Hande AKYOL: Sadece Boğaziçililer değil de, potansiyeli yüksek, iyi yetişmiş kişiler hızlı yükselmek istiyorlar. Bu genç insanların doğasında olan bir şey. O yüzden bir Boğaziçi, ODTÜ, Koç Üniversitesi mezununda yükselme isteği olması çok normal. Eğer kişi çok iyi yetiştirilmişse, potansiyeli de yüksekse, çabuk öğreniyor, işe çabuk adapte olabiliyorsa, kısa sürede yükselmek isteyecektir. Önemli olan o yeteneği elinizde tutabilmektir. Yoksa “Boğaziçili gider.” genellemesine katılmıyorum. Ben de Boğaziçi mezunuyum, burada Boğaziçi Üniversitesi mezunu çok kişi var. Bu genellemeyi doğru bulmuyorum. Genç insanlar çok dinamikler. Çok hızlı öğrenip çok hızlı ilerliyorlar. O yüzden onları elde tutmak zor. Onları elde tutabilme için bir şeyler yapmak gereli. Gelişimine destek olmak, o şirkette geliştiğini, bir lider olarak yetiştiğini hissettirmek gerekli. Ona değer verildiğini, ve yavaş yavaş işin çeşitli aspektlerini görerek bir yere gelebileceğini o kişinin hissetmesi gerekiyor.
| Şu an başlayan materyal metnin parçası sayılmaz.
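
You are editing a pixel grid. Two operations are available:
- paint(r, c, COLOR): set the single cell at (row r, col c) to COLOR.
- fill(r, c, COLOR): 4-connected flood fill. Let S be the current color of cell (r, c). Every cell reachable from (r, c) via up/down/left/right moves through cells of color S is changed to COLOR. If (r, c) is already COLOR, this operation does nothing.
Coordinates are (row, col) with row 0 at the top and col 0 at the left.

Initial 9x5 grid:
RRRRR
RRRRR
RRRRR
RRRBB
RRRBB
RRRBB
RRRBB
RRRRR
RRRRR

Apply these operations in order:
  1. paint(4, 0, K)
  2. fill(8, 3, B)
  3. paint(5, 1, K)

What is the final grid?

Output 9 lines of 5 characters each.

Answer: BBBBB
BBBBB
BBBBB
BBBBB
KBBBB
BKBBB
BBBBB
BBBBB
BBBBB

Derivation:
After op 1 paint(4,0,K):
RRRRR
RRRRR
RRRRR
RRRBB
KRRBB
RRRBB
RRRBB
RRRRR
RRRRR
After op 2 fill(8,3,B) [36 cells changed]:
BBBBB
BBBBB
BBBBB
BBBBB
KBBBB
BBBBB
BBBBB
BBBBB
BBBBB
After op 3 paint(5,1,K):
BBBBB
BBBBB
BBBBB
BBBBB
KBBBB
BKBBB
BBBBB
BBBBB
BBBBB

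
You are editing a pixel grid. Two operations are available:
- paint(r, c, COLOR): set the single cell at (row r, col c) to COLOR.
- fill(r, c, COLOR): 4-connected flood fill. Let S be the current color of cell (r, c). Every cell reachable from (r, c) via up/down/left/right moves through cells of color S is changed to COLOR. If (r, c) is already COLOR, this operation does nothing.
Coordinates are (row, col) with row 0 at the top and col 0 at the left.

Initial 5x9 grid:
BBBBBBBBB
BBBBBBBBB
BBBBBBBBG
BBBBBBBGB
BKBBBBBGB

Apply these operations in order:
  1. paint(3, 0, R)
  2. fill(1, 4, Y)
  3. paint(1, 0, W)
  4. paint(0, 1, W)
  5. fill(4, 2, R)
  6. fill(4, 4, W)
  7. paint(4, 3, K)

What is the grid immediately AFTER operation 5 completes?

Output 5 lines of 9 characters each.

Answer: YWRRRRRRR
WRRRRRRRR
RRRRRRRRG
RRRRRRRGB
BKRRRRRGB

Derivation:
After op 1 paint(3,0,R):
BBBBBBBBB
BBBBBBBBB
BBBBBBBBG
RBBBBBBGB
BKBBBBBGB
After op 2 fill(1,4,Y) [37 cells changed]:
YYYYYYYYY
YYYYYYYYY
YYYYYYYYG
RYYYYYYGB
BKYYYYYGB
After op 3 paint(1,0,W):
YYYYYYYYY
WYYYYYYYY
YYYYYYYYG
RYYYYYYGB
BKYYYYYGB
After op 4 paint(0,1,W):
YWYYYYYYY
WYYYYYYYY
YYYYYYYYG
RYYYYYYGB
BKYYYYYGB
After op 5 fill(4,2,R) [34 cells changed]:
YWRRRRRRR
WRRRRRRRR
RRRRRRRRG
RRRRRRRGB
BKRRRRRGB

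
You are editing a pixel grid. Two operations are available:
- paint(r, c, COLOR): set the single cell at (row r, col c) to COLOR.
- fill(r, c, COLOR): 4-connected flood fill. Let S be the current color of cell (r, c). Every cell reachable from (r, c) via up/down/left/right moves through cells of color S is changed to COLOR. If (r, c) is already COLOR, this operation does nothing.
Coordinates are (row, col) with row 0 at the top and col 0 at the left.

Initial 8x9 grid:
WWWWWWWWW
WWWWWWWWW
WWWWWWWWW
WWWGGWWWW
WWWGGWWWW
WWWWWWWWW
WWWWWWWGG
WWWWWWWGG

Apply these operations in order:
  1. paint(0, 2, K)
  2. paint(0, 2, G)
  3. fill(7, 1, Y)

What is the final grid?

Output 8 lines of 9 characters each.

After op 1 paint(0,2,K):
WWKWWWWWW
WWWWWWWWW
WWWWWWWWW
WWWGGWWWW
WWWGGWWWW
WWWWWWWWW
WWWWWWWGG
WWWWWWWGG
After op 2 paint(0,2,G):
WWGWWWWWW
WWWWWWWWW
WWWWWWWWW
WWWGGWWWW
WWWGGWWWW
WWWWWWWWW
WWWWWWWGG
WWWWWWWGG
After op 3 fill(7,1,Y) [63 cells changed]:
YYGYYYYYY
YYYYYYYYY
YYYYYYYYY
YYYGGYYYY
YYYGGYYYY
YYYYYYYYY
YYYYYYYGG
YYYYYYYGG

Answer: YYGYYYYYY
YYYYYYYYY
YYYYYYYYY
YYYGGYYYY
YYYGGYYYY
YYYYYYYYY
YYYYYYYGG
YYYYYYYGG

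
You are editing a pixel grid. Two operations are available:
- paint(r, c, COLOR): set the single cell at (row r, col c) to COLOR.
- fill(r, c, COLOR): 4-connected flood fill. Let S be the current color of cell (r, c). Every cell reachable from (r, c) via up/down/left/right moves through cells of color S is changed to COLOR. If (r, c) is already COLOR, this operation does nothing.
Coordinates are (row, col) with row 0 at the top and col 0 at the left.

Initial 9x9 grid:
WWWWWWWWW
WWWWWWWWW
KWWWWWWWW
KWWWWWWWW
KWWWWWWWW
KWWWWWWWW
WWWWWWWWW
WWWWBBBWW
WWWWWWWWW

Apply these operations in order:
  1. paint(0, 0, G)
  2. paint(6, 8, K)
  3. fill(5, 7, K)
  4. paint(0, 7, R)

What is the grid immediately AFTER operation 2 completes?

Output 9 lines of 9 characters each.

After op 1 paint(0,0,G):
GWWWWWWWW
WWWWWWWWW
KWWWWWWWW
KWWWWWWWW
KWWWWWWWW
KWWWWWWWW
WWWWWWWWW
WWWWBBBWW
WWWWWWWWW
After op 2 paint(6,8,K):
GWWWWWWWW
WWWWWWWWW
KWWWWWWWW
KWWWWWWWW
KWWWWWWWW
KWWWWWWWW
WWWWWWWWK
WWWWBBBWW
WWWWWWWWW

Answer: GWWWWWWWW
WWWWWWWWW
KWWWWWWWW
KWWWWWWWW
KWWWWWWWW
KWWWWWWWW
WWWWWWWWK
WWWWBBBWW
WWWWWWWWW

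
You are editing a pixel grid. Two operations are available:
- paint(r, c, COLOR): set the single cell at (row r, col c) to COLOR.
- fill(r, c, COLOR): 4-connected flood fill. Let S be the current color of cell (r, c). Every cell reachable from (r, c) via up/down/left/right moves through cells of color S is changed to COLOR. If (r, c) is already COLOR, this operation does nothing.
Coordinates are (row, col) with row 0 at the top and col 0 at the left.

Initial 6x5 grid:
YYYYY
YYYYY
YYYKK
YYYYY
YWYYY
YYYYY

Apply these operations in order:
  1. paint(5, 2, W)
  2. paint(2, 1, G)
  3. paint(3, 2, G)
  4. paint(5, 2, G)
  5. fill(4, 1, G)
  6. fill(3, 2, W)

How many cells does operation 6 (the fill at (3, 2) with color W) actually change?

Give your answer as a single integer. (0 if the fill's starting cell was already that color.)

After op 1 paint(5,2,W):
YYYYY
YYYYY
YYYKK
YYYYY
YWYYY
YYWYY
After op 2 paint(2,1,G):
YYYYY
YYYYY
YGYKK
YYYYY
YWYYY
YYWYY
After op 3 paint(3,2,G):
YYYYY
YYYYY
YGYKK
YYGYY
YWYYY
YYWYY
After op 4 paint(5,2,G):
YYYYY
YYYYY
YGYKK
YYGYY
YWYYY
YYGYY
After op 5 fill(4,1,G) [1 cells changed]:
YYYYY
YYYYY
YGYKK
YYGYY
YGYYY
YYGYY
After op 6 fill(3,2,W) [1 cells changed]:
YYYYY
YYYYY
YGYKK
YYWYY
YGYYY
YYGYY

Answer: 1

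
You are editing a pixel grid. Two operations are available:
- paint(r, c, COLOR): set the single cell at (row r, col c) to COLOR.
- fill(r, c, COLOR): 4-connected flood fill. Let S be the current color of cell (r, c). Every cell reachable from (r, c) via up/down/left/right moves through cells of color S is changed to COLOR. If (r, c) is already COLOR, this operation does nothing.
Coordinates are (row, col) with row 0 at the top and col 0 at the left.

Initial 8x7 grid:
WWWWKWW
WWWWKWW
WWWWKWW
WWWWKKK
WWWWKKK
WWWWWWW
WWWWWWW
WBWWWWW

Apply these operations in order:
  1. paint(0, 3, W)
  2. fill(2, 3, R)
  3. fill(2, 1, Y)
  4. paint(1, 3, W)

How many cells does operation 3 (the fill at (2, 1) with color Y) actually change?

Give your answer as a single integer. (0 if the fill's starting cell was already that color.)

After op 1 paint(0,3,W):
WWWWKWW
WWWWKWW
WWWWKWW
WWWWKKK
WWWWKKK
WWWWWWW
WWWWWWW
WBWWWWW
After op 2 fill(2,3,R) [40 cells changed]:
RRRRKWW
RRRRKWW
RRRRKWW
RRRRKKK
RRRRKKK
RRRRRRR
RRRRRRR
RBRRRRR
After op 3 fill(2,1,Y) [40 cells changed]:
YYYYKWW
YYYYKWW
YYYYKWW
YYYYKKK
YYYYKKK
YYYYYYY
YYYYYYY
YBYYYYY

Answer: 40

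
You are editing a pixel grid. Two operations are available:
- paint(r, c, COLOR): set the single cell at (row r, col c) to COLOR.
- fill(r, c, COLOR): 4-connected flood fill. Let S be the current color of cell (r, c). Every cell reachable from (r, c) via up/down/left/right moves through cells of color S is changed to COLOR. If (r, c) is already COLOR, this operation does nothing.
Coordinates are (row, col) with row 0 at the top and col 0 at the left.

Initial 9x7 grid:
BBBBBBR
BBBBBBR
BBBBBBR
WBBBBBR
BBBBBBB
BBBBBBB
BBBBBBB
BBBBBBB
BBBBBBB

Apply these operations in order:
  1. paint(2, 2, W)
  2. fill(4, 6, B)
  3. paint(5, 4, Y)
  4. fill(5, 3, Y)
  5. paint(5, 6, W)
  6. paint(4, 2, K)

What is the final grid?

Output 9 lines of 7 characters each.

After op 1 paint(2,2,W):
BBBBBBR
BBBBBBR
BBWBBBR
WBBBBBR
BBBBBBB
BBBBBBB
BBBBBBB
BBBBBBB
BBBBBBB
After op 2 fill(4,6,B) [0 cells changed]:
BBBBBBR
BBBBBBR
BBWBBBR
WBBBBBR
BBBBBBB
BBBBBBB
BBBBBBB
BBBBBBB
BBBBBBB
After op 3 paint(5,4,Y):
BBBBBBR
BBBBBBR
BBWBBBR
WBBBBBR
BBBBBBB
BBBBYBB
BBBBBBB
BBBBBBB
BBBBBBB
After op 4 fill(5,3,Y) [56 cells changed]:
YYYYYYR
YYYYYYR
YYWYYYR
WYYYYYR
YYYYYYY
YYYYYYY
YYYYYYY
YYYYYYY
YYYYYYY
After op 5 paint(5,6,W):
YYYYYYR
YYYYYYR
YYWYYYR
WYYYYYR
YYYYYYY
YYYYYYW
YYYYYYY
YYYYYYY
YYYYYYY
After op 6 paint(4,2,K):
YYYYYYR
YYYYYYR
YYWYYYR
WYYYYYR
YYKYYYY
YYYYYYW
YYYYYYY
YYYYYYY
YYYYYYY

Answer: YYYYYYR
YYYYYYR
YYWYYYR
WYYYYYR
YYKYYYY
YYYYYYW
YYYYYYY
YYYYYYY
YYYYYYY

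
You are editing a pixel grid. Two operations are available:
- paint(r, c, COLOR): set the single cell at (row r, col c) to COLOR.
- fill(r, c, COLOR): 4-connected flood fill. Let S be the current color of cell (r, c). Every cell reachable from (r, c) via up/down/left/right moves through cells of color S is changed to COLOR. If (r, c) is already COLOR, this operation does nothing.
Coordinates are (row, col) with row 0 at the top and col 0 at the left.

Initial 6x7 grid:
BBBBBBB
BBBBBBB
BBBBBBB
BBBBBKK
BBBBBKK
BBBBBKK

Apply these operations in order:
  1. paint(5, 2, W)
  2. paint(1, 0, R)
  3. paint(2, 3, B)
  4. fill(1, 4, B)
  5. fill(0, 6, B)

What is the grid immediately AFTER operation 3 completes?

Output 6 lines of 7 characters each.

Answer: BBBBBBB
RBBBBBB
BBBBBBB
BBBBBKK
BBBBBKK
BBWBBKK

Derivation:
After op 1 paint(5,2,W):
BBBBBBB
BBBBBBB
BBBBBBB
BBBBBKK
BBBBBKK
BBWBBKK
After op 2 paint(1,0,R):
BBBBBBB
RBBBBBB
BBBBBBB
BBBBBKK
BBBBBKK
BBWBBKK
After op 3 paint(2,3,B):
BBBBBBB
RBBBBBB
BBBBBBB
BBBBBKK
BBBBBKK
BBWBBKK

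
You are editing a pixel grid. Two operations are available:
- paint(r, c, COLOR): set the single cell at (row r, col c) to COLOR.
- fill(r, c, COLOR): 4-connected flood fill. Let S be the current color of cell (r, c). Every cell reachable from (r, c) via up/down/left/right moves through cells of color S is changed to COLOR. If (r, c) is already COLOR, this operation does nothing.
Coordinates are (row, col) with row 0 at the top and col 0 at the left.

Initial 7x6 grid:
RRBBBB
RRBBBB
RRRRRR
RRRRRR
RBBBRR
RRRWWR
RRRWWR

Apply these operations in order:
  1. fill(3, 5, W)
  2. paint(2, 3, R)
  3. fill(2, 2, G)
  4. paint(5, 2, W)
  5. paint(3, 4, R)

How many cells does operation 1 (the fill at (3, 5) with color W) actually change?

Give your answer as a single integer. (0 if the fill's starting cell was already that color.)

After op 1 fill(3,5,W) [27 cells changed]:
WWBBBB
WWBBBB
WWWWWW
WWWWWW
WBBBWW
WWWWWW
WWWWWW

Answer: 27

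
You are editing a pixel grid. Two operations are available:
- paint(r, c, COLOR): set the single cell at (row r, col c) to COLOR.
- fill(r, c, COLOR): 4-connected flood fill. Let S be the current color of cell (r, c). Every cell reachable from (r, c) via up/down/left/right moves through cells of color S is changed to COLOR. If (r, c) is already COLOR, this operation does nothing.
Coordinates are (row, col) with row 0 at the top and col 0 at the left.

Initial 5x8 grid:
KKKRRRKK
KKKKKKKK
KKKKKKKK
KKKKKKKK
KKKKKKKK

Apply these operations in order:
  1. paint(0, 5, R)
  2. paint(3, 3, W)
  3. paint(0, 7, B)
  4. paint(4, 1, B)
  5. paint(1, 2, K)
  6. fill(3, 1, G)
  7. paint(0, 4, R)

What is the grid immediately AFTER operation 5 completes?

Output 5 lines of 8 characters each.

Answer: KKKRRRKB
KKKKKKKK
KKKKKKKK
KKKWKKKK
KBKKKKKK

Derivation:
After op 1 paint(0,5,R):
KKKRRRKK
KKKKKKKK
KKKKKKKK
KKKKKKKK
KKKKKKKK
After op 2 paint(3,3,W):
KKKRRRKK
KKKKKKKK
KKKKKKKK
KKKWKKKK
KKKKKKKK
After op 3 paint(0,7,B):
KKKRRRKB
KKKKKKKK
KKKKKKKK
KKKWKKKK
KKKKKKKK
After op 4 paint(4,1,B):
KKKRRRKB
KKKKKKKK
KKKKKKKK
KKKWKKKK
KBKKKKKK
After op 5 paint(1,2,K):
KKKRRRKB
KKKKKKKK
KKKKKKKK
KKKWKKKK
KBKKKKKK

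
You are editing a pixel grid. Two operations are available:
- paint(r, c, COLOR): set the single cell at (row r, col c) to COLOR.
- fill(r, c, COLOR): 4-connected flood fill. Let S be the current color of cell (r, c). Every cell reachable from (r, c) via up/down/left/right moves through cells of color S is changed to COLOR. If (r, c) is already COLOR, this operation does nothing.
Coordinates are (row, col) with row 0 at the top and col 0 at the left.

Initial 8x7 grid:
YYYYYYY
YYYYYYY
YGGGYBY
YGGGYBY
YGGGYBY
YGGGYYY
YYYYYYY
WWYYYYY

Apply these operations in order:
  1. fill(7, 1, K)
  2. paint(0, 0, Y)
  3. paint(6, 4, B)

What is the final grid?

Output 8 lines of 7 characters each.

After op 1 fill(7,1,K) [2 cells changed]:
YYYYYYY
YYYYYYY
YGGGYBY
YGGGYBY
YGGGYBY
YGGGYYY
YYYYYYY
KKYYYYY
After op 2 paint(0,0,Y):
YYYYYYY
YYYYYYY
YGGGYBY
YGGGYBY
YGGGYBY
YGGGYYY
YYYYYYY
KKYYYYY
After op 3 paint(6,4,B):
YYYYYYY
YYYYYYY
YGGGYBY
YGGGYBY
YGGGYBY
YGGGYYY
YYYYBYY
KKYYYYY

Answer: YYYYYYY
YYYYYYY
YGGGYBY
YGGGYBY
YGGGYBY
YGGGYYY
YYYYBYY
KKYYYYY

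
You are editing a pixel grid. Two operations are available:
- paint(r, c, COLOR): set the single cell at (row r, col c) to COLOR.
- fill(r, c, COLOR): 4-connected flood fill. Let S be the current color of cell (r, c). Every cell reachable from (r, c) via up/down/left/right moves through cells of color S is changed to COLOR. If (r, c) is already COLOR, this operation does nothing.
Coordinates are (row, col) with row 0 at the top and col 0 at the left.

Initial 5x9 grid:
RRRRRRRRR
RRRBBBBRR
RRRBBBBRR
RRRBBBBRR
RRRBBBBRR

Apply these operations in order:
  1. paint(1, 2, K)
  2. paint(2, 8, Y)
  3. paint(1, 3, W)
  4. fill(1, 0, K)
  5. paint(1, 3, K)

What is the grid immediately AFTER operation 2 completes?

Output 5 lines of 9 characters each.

Answer: RRRRRRRRR
RRKBBBBRR
RRRBBBBRY
RRRBBBBRR
RRRBBBBRR

Derivation:
After op 1 paint(1,2,K):
RRRRRRRRR
RRKBBBBRR
RRRBBBBRR
RRRBBBBRR
RRRBBBBRR
After op 2 paint(2,8,Y):
RRRRRRRRR
RRKBBBBRR
RRRBBBBRY
RRRBBBBRR
RRRBBBBRR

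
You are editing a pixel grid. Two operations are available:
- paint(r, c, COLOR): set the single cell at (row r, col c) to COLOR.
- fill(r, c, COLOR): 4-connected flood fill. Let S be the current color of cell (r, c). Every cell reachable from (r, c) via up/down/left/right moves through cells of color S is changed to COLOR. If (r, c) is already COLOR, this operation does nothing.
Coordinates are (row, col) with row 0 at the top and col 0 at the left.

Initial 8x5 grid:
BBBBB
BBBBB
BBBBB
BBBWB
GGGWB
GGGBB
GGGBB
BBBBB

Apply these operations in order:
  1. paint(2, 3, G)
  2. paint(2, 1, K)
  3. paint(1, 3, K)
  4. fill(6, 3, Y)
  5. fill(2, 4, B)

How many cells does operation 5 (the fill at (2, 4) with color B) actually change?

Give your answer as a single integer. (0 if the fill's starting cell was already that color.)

After op 1 paint(2,3,G):
BBBBB
BBBBB
BBBGB
BBBWB
GGGWB
GGGBB
GGGBB
BBBBB
After op 2 paint(2,1,K):
BBBBB
BBBBB
BKBGB
BBBWB
GGGWB
GGGBB
GGGBB
BBBBB
After op 3 paint(1,3,K):
BBBBB
BBBKB
BKBGB
BBBWB
GGGWB
GGGBB
GGGBB
BBBBB
After op 4 fill(6,3,Y) [26 cells changed]:
YYYYY
YYYKY
YKYGY
YYYWY
GGGWY
GGGYY
GGGYY
YYYYY
After op 5 fill(2,4,B) [26 cells changed]:
BBBBB
BBBKB
BKBGB
BBBWB
GGGWB
GGGBB
GGGBB
BBBBB

Answer: 26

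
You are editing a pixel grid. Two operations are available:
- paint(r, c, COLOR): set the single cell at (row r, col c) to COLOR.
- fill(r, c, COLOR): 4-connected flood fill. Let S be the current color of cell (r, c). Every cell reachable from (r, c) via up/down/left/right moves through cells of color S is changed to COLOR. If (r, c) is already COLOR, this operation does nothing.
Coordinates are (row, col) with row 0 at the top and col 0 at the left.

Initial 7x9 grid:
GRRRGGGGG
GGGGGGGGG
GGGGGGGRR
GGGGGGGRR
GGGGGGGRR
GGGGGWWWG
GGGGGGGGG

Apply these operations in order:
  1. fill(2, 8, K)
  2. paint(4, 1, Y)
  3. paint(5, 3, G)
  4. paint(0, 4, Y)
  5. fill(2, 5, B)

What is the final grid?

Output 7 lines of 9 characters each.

After op 1 fill(2,8,K) [6 cells changed]:
GRRRGGGGG
GGGGGGGGG
GGGGGGGKK
GGGGGGGKK
GGGGGGGKK
GGGGGWWWG
GGGGGGGGG
After op 2 paint(4,1,Y):
GRRRGGGGG
GGGGGGGGG
GGGGGGGKK
GGGGGGGKK
GYGGGGGKK
GGGGGWWWG
GGGGGGGGG
After op 3 paint(5,3,G):
GRRRGGGGG
GGGGGGGGG
GGGGGGGKK
GGGGGGGKK
GYGGGGGKK
GGGGGWWWG
GGGGGGGGG
After op 4 paint(0,4,Y):
GRRRYGGGG
GGGGGGGGG
GGGGGGGKK
GGGGGGGKK
GYGGGGGKK
GGGGGWWWG
GGGGGGGGG
After op 5 fill(2,5,B) [49 cells changed]:
BRRRYBBBB
BBBBBBBBB
BBBBBBBKK
BBBBBBBKK
BYBBBBBKK
BBBBBWWWB
BBBBBBBBB

Answer: BRRRYBBBB
BBBBBBBBB
BBBBBBBKK
BBBBBBBKK
BYBBBBBKK
BBBBBWWWB
BBBBBBBBB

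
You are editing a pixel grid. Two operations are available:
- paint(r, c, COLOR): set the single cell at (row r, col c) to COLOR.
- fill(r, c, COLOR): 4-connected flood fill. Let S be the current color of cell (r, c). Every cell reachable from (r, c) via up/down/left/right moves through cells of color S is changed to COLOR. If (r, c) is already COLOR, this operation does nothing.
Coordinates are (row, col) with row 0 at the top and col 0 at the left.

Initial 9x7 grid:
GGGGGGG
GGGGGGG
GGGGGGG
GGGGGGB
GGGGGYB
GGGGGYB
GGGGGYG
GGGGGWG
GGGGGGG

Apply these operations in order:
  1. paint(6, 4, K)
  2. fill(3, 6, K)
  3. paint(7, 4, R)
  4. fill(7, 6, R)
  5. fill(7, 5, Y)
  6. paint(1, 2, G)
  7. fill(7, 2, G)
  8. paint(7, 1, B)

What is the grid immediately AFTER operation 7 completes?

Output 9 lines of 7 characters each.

Answer: GGGGGGG
GGGGGGG
GGGGGGG
GGGGGGK
GGGGGYK
GGGGGYK
GGGGKYG
GGGGGYG
GGGGGGG

Derivation:
After op 1 paint(6,4,K):
GGGGGGG
GGGGGGG
GGGGGGG
GGGGGGB
GGGGGYB
GGGGGYB
GGGGKYG
GGGGGWG
GGGGGGG
After op 2 fill(3,6,K) [3 cells changed]:
GGGGGGG
GGGGGGG
GGGGGGG
GGGGGGK
GGGGGYK
GGGGGYK
GGGGKYG
GGGGGWG
GGGGGGG
After op 3 paint(7,4,R):
GGGGGGG
GGGGGGG
GGGGGGG
GGGGGGK
GGGGGYK
GGGGGYK
GGGGKYG
GGGGRWG
GGGGGGG
After op 4 fill(7,6,R) [54 cells changed]:
RRRRRRR
RRRRRRR
RRRRRRR
RRRRRRK
RRRRRYK
RRRRRYK
RRRRKYR
RRRRRWR
RRRRRRR
After op 5 fill(7,5,Y) [1 cells changed]:
RRRRRRR
RRRRRRR
RRRRRRR
RRRRRRK
RRRRRYK
RRRRRYK
RRRRKYR
RRRRRYR
RRRRRRR
After op 6 paint(1,2,G):
RRRRRRR
RRGRRRR
RRRRRRR
RRRRRRK
RRRRRYK
RRRRRYK
RRRRKYR
RRRRRYR
RRRRRRR
After op 7 fill(7,2,G) [54 cells changed]:
GGGGGGG
GGGGGGG
GGGGGGG
GGGGGGK
GGGGGYK
GGGGGYK
GGGGKYG
GGGGGYG
GGGGGGG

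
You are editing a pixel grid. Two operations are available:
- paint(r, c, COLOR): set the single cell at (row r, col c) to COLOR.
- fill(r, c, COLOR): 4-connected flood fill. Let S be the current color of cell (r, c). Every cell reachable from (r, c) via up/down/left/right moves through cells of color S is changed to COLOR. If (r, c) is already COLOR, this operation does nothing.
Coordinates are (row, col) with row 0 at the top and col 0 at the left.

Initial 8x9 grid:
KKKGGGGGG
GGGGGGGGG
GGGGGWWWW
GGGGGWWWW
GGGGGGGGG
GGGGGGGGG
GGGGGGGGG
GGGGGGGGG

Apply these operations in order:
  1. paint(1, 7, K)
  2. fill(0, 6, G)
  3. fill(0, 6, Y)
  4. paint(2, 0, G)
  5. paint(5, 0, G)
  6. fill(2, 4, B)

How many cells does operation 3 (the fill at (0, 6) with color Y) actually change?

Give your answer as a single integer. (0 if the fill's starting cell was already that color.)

After op 1 paint(1,7,K):
KKKGGGGGG
GGGGGGGKG
GGGGGWWWW
GGGGGWWWW
GGGGGGGGG
GGGGGGGGG
GGGGGGGGG
GGGGGGGGG
After op 2 fill(0,6,G) [0 cells changed]:
KKKGGGGGG
GGGGGGGKG
GGGGGWWWW
GGGGGWWWW
GGGGGGGGG
GGGGGGGGG
GGGGGGGGG
GGGGGGGGG
After op 3 fill(0,6,Y) [60 cells changed]:
KKKYYYYYY
YYYYYYYKY
YYYYYWWWW
YYYYYWWWW
YYYYYYYYY
YYYYYYYYY
YYYYYYYYY
YYYYYYYYY

Answer: 60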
Stajyer seçim kriterleri nelerdir?
Selçuk EROĞLU: Stajlar için de seçim kriterleri iş başvurularıyla aynı. Formla başvuruluyor, sonra sınav var ve ardından da mülakat geliyor. Bizim amacımız kişinin stajdan full-time işe geçmesi. Kişi staja başlayınca burada kendisine bir proje veriliyor. Yaptığı proje değerlendiriliyor ve proje sonunda kişinin performansı iyi bulunursa, kendisine part-time iş olanağı sunuluyor. Ya da bir sonraki sene hiç sınava girmeden işe başlayabiliyor. Böylece hem kişi bizi tanımış oluyor, hem de biz onu tanımış oluyoruz. Daha rahat bir süreç oluyor.